Natural Lawn Care Tips

There’s just something about a lush green lawn. When the summer is in full-swing, you expect to look out your back door and see a sprawling, healthy lawn. And when guests arrive at your home, you probably want them to be greeted by a good-looking lawn.

cross section of grass and soil

Most homeowners may be under the impression that it takes a lot of harsh chemicals and treatments to get their lawn looking its best. But, you really don’t have to sacrifice the safety of your family, pets, and the environment to make your lawn the talk of the block.

Here’s how you can maintain and care for your lawn organically, all season long:

1. Take the time to test your soil

Before investing in any organic treatments, you should always test your soil first to find its pH levels. That way you’ll know that if your soil is too low in pH, you can always add sulfur to remedy that. On the other hand, if your soil is too acidic, you can add lime to bring its pH level back down. Sulfur and lime are just a few organic alternates to harsh chemical fertilizers that your lawn will actually love!
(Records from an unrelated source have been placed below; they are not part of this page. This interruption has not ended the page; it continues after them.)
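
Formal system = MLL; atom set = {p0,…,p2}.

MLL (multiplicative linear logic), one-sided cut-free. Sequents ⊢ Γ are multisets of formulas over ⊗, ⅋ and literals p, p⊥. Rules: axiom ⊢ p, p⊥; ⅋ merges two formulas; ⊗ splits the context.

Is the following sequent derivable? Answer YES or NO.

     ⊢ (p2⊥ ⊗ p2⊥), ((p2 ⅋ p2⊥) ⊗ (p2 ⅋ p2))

Proof tree:
[⊗]  ⊢ (p2⊥ ⊗ p2⊥), ((p2 ⅋ p2⊥) ⊗ (p2 ⅋ p2))
  [⅋]  ⊢ (p2 ⅋ p2⊥)
    [Ax]  ⊢ p2, p2⊥
  [⅋]  ⊢ (p2⊥ ⊗ p2⊥), (p2 ⅋ p2)
    [⊗]  ⊢ p2, p2, (p2⊥ ⊗ p2⊥)
      [Ax]  ⊢ p2, p2⊥
      [Ax]  ⊢ p2, p2⊥

Result: YES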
2. Assess and remove thatch

To grow green and lush, grass needs ample sun and water. A large build-up of thatch prevents both new grass and established root systems from receiving the nutrients they need to keep growing and thriving. Don’t jump straight to mowing your grass if you have a lot of thatch. Your best option is to gently rake and wait. You want to ensure you’re effectively removing the thatch while giving your grass enough time to regain strength afterwards.

3. Know your grass

Next, it’s important to get to know your grass. The type of grass blanketing your lawn greatly depends on where you live and your soil composition. If you’re trying to repair damaged grass or regrow empty spots, you have to choose the right grass for your climate. There are both cold and warm weather grasses, do your research to find the best fit for your lawn based on your soil composition and climate.

4. Use what you have

organic compost bin

Just like flowerbeds, your grass can benefit from some organic fertilization too. Those pesky bare spots on your lawn are probably lacking important nutrients. You can use the decomposed matter from your own organic compost pile to fertilize these spots too. Don’t have a compost pile? Start saving organic food scrapes, coffee grounds, and lawn trimmings for the very best fertilizer around.

5. Rethink your pests

It’s easy to see grubs, worms, and weeds as pesky pests. In the case of insects, the last thing you want to do is kill them. Certain insects keep your grass healthy, providing it with food and natural aeration. The same goes for “weeds” like dandelions and clovers. An overabundance of pests means you need to assess and repair your soil, not treat them with harmful chemicals. More often than not, these pests aren’t really pests at all – juts a good indicator of your lawn’s needs. If you watch and listen before treating, you’ll lawn will be much better off.

6. Mow with care

After you’ve spent a lot of time and energy caring for your grass and everything that comes with it, the last thing you want to do is ruin it with an aggressive mow. Cutting grass too low, or even using dull blades and rickety parts, can seriously harm your delicate lawn. Take the time to replace your John Deere garden tractor parts and sharpen blades before you set out to mow. Leave enough grass after you mow to ensure its roots are protected from the sun, avoiding scorching.

Caring for your lawn is a delicate balance. But, it’s not something that has to be aided with the use of harsh and harmful chemicals. You can achieve a truly beautiful and green lawn organically!